This module file is enough to activate a conda environment assuming that mambaforge is already loaded. Given that's not necessarily the case there are a few modifications that should be made to this file:

  1. Add help and description:

    proc ModulesHelp {} {
        puts stdout    "Mamba environment for cycle 202301"
    }
    
    module-whatis  "Module loads the mamba environment for cycle 202301"
    
  2. Add a call to the metrics.sh script which tracks module activations:

    if { [ module-info mode load ] } {
        system    "/gpfs/exfel/sw/software/local/etc/metrics.sh 'mamba/202301'"
    }
    
  3. Optionally, create scripts for other shells (konsh, fish) and use a switch case to support them:

    switch -- [module-info shelltype] {
            sh {
              ...
            }
            fish {
              ...
            }
    

Note that this will semi work even without module load mambaforge. Python will work correctly as will its dependencies however conda/mamba commands will not work.

3. Direct system Calls

Use system calls to directly call conda activate ...; in the user shell. This works as well as normally calling the activate commands, but can cause large amounts of latency due to the activate command accessing a lot of files.

Example module file
#%Module 1.0
proc ModulesHelp {} {
    puts stdout    "Mamba environment for cycle 202301"
}

module-whatis  "Module loads the mamba environment for cycle 202301"

module load mambaforge

# NOTE: the final semicolon is required
puts stdout "mamba activate 202301;"

Setting a Default Modulefile

To set a default modulefile, go to the directory the modulefile is in (for cycle environments that would be /gpfs/exfel/sw/software/xfel_modules/mamba) and create a file called .version containing:

#%Module1.0
set ModulesVersion "{NEW_CYCLE_NUMBER}"

This will set the default for that directory to the new cycle number.

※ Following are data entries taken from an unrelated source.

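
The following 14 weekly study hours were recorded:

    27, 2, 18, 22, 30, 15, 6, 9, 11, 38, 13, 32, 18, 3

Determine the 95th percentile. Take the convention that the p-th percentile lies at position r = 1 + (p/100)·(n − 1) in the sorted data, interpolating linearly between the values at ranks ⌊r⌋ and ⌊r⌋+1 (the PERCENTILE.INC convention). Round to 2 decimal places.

Sorted: 2, 3, 6, 9, 11, 13, 15, 18, 18, 22, 27, 30, 32, 38.
n = 14.
r = 1 + (95/100)·(14 − 1) = 1 + 12.35 = 13.35.
Rank 13 is 32 and rank 14 is 38.
Interpolate: 32 + 0.35·(38 − 32) = 32 + 0.35·6 = 34.1.

34.10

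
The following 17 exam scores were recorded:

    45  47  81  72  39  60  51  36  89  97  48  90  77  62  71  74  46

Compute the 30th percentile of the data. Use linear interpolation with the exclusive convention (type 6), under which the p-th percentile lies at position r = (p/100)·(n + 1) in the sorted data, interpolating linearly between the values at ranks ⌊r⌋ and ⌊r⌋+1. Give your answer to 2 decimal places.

Sorted: 36, 39, 45, 46, 47, 48, 51, 60, 62, 71, 72, 74, 77, 81, 89, 90, 97.
n = 17.
r = (30/100)·(17 + 1) = 5.4.
Rank 5 is 47 and rank 6 is 48.
Interpolate: 47 + 0.4·(48 − 47) = 47 + 0.4·1 = 47.4.

47.40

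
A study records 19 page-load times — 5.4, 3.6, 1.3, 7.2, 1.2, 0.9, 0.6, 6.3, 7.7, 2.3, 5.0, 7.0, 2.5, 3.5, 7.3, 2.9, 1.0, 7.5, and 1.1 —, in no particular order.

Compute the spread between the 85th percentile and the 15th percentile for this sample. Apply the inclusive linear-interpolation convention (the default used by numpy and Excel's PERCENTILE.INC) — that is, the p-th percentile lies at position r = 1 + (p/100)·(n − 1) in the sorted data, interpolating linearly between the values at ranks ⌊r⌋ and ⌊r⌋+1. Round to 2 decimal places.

Sorted: 0.6, 0.9, 1.0, 1.1, 1.2, 1.3, 2.3, 2.5, 2.9, 3.5, 3.6, 5.0, 5.4, 6.3, 7.0, 7.2, 7.3, 7.5, 7.7.
n = 19.
P15: r = 3.7; ranks 3–4 are 1.0, 1.1; interpolating gives 1.07.
P85: r = 16.3; ranks 16–17 are 7.2, 7.3; interpolating gives 7.23.
Difference: 7.23 − 1.07 = 6.16.

6.16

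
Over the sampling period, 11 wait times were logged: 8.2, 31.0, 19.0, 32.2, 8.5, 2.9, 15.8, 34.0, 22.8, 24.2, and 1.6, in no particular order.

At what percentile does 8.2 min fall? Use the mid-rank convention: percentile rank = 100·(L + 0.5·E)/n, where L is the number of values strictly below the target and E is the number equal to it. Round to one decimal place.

Sorted: 1.6, 2.9, 8.2, 8.5, 15.8, 19.0, 22.8, 24.2, 31.0, 32.2, 34.0.
Count below 8.2: L = 2; count equal: E = 1; n = 11.
Percentile rank = 100·(2 + 0.5·1)/11 = 100·2.5/11 = 22.73.

22.7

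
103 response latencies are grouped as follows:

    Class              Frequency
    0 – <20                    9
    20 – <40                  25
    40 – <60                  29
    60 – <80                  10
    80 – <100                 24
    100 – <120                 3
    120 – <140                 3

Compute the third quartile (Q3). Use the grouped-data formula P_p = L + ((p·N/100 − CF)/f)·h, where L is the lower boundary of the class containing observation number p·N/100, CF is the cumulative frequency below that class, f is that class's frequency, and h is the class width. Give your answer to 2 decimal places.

83.54

N = 103; target position k = 75/100 · 103 = 77.25.
Cumulative frequencies: 9, 34, 63, 73, 97, 100, 103.
Observation 77.25 falls in the class 80 – <100.
L = 80, CF = 73, f = 24, h = 20.
P75 = 80 + ((77.25 − 73)/24)·20 = 80 + 3.54167 = 83.5417.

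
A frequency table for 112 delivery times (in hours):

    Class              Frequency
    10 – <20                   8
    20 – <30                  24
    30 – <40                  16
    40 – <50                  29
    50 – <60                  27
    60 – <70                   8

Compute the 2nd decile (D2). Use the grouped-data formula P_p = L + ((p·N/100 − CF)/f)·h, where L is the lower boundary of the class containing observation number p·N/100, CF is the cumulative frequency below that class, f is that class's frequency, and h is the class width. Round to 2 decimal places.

26.00

N = 112; target position k = 20/100 · 112 = 22.4.
Cumulative frequencies: 8, 32, 48, 77, 104, 112.
Observation 22.4 falls in the class 20 – <30.
L = 20, CF = 8, f = 24, h = 10.
P20 = 20 + ((22.4 − 8)/24)·10 = 20 + 6 = 26.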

Creating a Kernel for Max-JHub

The following directory contains kernels which are automatically on the kernel list on Max-JHub:

/gpfs/exfel/sw/software/local/share/jupyter/kernels

To add a new kernel, create a new directory in this location with the name of the kernel, and then create a kernel.json file in that directory with the following contents:

{
  "argv": [
    "${PYTHON_PATH}",
    "-m",
    "ipykernel_launcher",
    "-f",
    "{connection_file}"
  ],
  "display_name": "xfel (202301)",
  "language": "python"
}

The display_name is what will be displayed in the Max-JHub kernel list, this should be descriptive and (if for a cycle environment) include the cycle number.

Replace ${PYTHON_PATH} with the path to the python executable for the environment, this can be easily found by loading/activating the environment and running which python.

FAQ

Interactive Plotting Issues in Jupyter Notebooks

If an environment has issues with interactive plotting in Jupyter notebooks it is likely that the packages in it are out of sync with those in the environment running Jupyter/JupyterLab on Max-JHub.

The module used for Max-JHub is mentioned on the DESY documentation page here: https://confluence.desy.de/display/MXW/JupyterHub+on+Maxwell. Currently this is conda/3.8.

You should load that environment and then check the versions of the following packages:

  • ipympl
  • ipywidgets
  • matplotlib

And pin them to be the same as the versions currently used by Max-JHub. Currently (August 2023) this means:

- ipympl=0.9.3
- ipywidgets=7.7.0
- matplotlib=3.5.2